Der Bund gibt beim Klima oft den Takt vor. Sind die Regeln auf Bundesebene förderlich für den kantonalen Klimaschutz?

Gerade die vorhin erwähnte Klimaschutzverordnung könnte Stolpersteine aus dem Weg räumen. Ebenso das Bundesgesetz über eine sichere Stromversorgung mit erneuerbaren Energien, das im Juni zur Abstimmung kommt. Die Förderung von erneuerbaren Energien würde durch letzteres stark erleichtert. Konkret hiesse das zum Beispiel: Ein Bauer, der erwägt, auf seinem Scheunendach eine Photovoltaik-Anlage zu installieren, müsste die neue Stromleitung zur Stromeinspeisung nur noch bis zu seiner Parzellengrenze bezahlen statt bis zum nächsten bestehenden Einspeisepunkt. Wird das Stromversorgungsgesetz umgesetzt, dürfte Photovoltaik für viele Bauern interessanter werden.

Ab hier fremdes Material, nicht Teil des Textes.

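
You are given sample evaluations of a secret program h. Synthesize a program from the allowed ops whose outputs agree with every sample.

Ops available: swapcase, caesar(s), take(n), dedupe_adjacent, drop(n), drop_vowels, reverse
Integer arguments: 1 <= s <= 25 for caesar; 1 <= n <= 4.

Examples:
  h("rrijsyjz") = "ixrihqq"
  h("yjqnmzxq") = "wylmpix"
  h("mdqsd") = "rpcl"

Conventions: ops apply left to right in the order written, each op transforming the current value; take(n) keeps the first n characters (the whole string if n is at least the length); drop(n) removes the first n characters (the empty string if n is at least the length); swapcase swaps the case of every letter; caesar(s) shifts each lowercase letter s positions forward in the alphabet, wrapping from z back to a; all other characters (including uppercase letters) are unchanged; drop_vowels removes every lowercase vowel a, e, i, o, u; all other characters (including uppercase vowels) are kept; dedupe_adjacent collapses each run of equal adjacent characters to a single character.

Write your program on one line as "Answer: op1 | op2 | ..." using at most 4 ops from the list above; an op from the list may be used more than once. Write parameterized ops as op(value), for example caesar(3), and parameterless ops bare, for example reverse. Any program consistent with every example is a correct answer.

caesar(5) | caesar(20) | reverse | drop(1)

Check, running the answer program on each example:
  "rrijsyjz" -> "wwnoxdoe" -> "qqhirxiy" -> "yixrihqq" -> "ixrihqq"
  "yjqnmzxq" -> "dovsrecv" -> "xipmlywp" -> "pwylmpix" -> "wylmpix"
  "mdqsd" -> "rivxi" -> "lcprc" -> "crpcl" -> "rpcl"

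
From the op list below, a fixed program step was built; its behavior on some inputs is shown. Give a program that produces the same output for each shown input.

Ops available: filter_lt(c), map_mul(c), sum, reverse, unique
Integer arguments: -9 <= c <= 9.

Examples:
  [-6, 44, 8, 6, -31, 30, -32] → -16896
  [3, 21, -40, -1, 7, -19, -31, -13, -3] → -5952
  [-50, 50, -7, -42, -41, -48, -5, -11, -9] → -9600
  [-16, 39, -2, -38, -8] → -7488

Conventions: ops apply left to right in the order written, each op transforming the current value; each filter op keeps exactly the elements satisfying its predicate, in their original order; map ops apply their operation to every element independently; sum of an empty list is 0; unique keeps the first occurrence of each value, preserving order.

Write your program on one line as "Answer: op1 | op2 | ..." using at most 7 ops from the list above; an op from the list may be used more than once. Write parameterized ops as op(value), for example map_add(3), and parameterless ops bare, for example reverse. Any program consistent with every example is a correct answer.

map_mul(6) | reverse | map_mul(-8) | map_mul(4) | filter_lt(3) | sum

Check, running the answer program on each example:
  [-6, 44, 8, 6, -31, 30, -32] -> [-36, 264, 48, 36, -186, 180, -192] -> [-192, 180, -186, 36, 48, 264, -36] -> [1536, -1440, 1488, -288, -384, -2112, 288] -> [6144, -5760, 5952, -1152, -1536, -8448, 1152] -> [-5760, -1152, -1536, -8448] -> -16896
  [3, 21, -40, -1, 7, -19, -31, -13, -3] -> [18, 126, -240, -6, 42, -114, -186, -78, -18] -> [-18, -78, -186, -114, 42, -6, -240, 126, 18] -> [144, 624, 1488, 912, -336, 48, 1920, -1008, -144] -> [576, 2496, 5952, 3648, -1344, 192, 7680, -4032, -576] -> [-1344, -4032, -576] -> -5952
  [-50, 50, -7, -42, -41, -48, -5, -11, -9] -> [-300, 300, -42, -252, -246, -288, -30, -66, -54] -> [-54, -66, -30, -288, -246, -252, -42, 300, -300] -> [432, 528, 240, 2304, 1968, 2016, 336, -2400, 2400] -> [1728, 2112, 960, 9216, 7872, 8064, 1344, -9600, 9600] -> [-9600] -> -9600
  [-16, 39, -2, -38, -8] -> [-96, 234, -12, -228, -48] -> [-48, -228, -12, 234, -96] -> [384, 1824, 96, -1872, 768] -> [1536, 7296, 384, -7488, 3072] -> [-7488] -> -7488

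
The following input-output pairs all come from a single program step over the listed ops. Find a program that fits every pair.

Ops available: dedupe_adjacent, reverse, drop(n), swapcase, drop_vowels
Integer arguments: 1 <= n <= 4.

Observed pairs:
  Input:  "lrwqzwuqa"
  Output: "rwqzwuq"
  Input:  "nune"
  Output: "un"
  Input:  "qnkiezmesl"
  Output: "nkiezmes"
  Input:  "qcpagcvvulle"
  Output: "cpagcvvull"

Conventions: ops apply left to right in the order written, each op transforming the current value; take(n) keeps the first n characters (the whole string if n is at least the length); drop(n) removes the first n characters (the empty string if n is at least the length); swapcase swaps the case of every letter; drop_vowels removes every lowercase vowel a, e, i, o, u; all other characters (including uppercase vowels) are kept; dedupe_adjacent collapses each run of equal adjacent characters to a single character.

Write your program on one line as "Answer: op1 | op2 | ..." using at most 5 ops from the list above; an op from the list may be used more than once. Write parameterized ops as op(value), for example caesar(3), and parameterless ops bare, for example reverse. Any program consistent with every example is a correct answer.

drop(1) | reverse | drop(1) | reverse

Check, running the answer program on each example:
  "lrwqzwuqa" -> "rwqzwuqa" -> "aquwzqwr" -> "quwzqwr" -> "rwqzwuq"
  "nune" -> "une" -> "enu" -> "nu" -> "un"
  "qnkiezmesl" -> "nkiezmesl" -> "lsemzeikn" -> "semzeikn" -> "nkiezmes"
  "qcpagcvvulle" -> "cpagcvvulle" -> "elluvvcgapc" -> "lluvvcgapc" -> "cpagcvvull"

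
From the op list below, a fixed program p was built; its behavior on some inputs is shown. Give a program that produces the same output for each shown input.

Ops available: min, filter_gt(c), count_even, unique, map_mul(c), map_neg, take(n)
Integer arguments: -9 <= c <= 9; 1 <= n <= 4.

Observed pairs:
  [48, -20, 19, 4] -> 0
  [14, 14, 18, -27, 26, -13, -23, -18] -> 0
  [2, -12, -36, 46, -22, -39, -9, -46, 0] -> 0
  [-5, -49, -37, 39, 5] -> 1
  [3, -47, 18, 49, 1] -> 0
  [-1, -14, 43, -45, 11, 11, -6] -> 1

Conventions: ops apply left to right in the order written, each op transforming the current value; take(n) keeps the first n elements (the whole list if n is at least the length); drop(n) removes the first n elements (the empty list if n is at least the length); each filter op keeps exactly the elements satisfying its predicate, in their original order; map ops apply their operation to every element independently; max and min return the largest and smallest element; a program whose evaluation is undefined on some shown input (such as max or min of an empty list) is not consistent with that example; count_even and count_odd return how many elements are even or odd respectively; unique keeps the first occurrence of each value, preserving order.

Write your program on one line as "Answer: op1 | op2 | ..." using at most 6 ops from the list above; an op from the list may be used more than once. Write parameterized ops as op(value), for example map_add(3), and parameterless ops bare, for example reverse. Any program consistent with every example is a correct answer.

take(1) | map_neg | map_mul(-6) | map_neg | filter_gt(-8) | count_even

Check, running the answer program on each example:
  [48, -20, 19, 4] -> [48] -> [-48] -> [288] -> [-288] -> [] -> 0
  [14, 14, 18, -27, 26, -13, -23, -18] -> [14] -> [-14] -> [84] -> [-84] -> [] -> 0
  [2, -12, -36, 46, -22, -39, -9, -46, 0] -> [2] -> [-2] -> [12] -> [-12] -> [] -> 0
  [-5, -49, -37, 39, 5] -> [-5] -> [5] -> [-30] -> [30] -> [30] -> 1
  [3, -47, 18, 49, 1] -> [3] -> [-3] -> [18] -> [-18] -> [] -> 0
  [-1, -14, 43, -45, 11, 11, -6] -> [-1] -> [1] -> [-6] -> [6] -> [6] -> 1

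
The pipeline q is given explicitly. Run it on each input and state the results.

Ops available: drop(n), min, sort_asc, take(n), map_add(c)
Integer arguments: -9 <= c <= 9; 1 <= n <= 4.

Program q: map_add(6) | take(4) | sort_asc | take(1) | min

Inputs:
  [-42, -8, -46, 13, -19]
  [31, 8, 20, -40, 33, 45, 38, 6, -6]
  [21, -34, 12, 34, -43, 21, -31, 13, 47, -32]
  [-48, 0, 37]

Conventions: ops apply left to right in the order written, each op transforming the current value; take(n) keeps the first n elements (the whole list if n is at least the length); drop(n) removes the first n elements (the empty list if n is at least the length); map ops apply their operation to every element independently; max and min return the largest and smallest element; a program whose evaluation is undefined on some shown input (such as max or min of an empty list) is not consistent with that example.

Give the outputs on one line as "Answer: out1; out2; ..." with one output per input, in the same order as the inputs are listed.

Execution, op by op:
  [-42, -8, -46, 13, -19] -> [-36, -2, -40, 19, -13] -> [-36, -2, -40, 19] -> [-40, -36, -2, 19] -> [-40] -> -40
  [31, 8, 20, -40, 33, 45, 38, 6, -6] -> [37, 14, 26, -34, 39, 51, 44, 12, 0] -> [37, 14, 26, -34] -> [-34, 14, 26, 37] -> [-34] -> -34
  [21, -34, 12, 34, -43, 21, -31, 13, 47, -32] -> [27, -28, 18, 40, -37, 27, -25, 19, 53, -26] -> [27, -28, 18, 40] -> [-28, 18, 27, 40] -> [-28] -> -28
  [-48, 0, 37] -> [-42, 6, 43] -> [-42, 6, 43] -> [-42, 6, 43] -> [-42] -> -42

-40; -34; -28; -42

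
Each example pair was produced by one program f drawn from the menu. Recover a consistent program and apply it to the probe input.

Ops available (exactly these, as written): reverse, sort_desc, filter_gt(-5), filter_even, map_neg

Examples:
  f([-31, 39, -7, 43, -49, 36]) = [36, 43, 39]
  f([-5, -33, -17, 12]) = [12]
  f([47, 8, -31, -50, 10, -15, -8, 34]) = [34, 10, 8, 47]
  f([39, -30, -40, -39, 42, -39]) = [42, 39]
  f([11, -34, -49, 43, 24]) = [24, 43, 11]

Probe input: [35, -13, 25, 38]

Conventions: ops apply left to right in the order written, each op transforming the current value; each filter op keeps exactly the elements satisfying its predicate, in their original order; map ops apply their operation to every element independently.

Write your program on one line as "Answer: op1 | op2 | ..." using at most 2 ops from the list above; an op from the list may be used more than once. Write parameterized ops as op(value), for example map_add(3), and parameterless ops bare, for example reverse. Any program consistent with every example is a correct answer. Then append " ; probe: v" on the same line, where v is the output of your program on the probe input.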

National, kantonal und teils auch kommunal passiert einiges. Hochkonjunktur hat das Thema Klima in der Öffentlichkeit trotzdem nicht gerade, es buhlt um Aufmerksamkeit mit Themen wie Vorsorge, höhere Lebenskosten, Ukrainekrieg. Ist das Momentum für einen grossen Wurf im Klimaschutz vorbei?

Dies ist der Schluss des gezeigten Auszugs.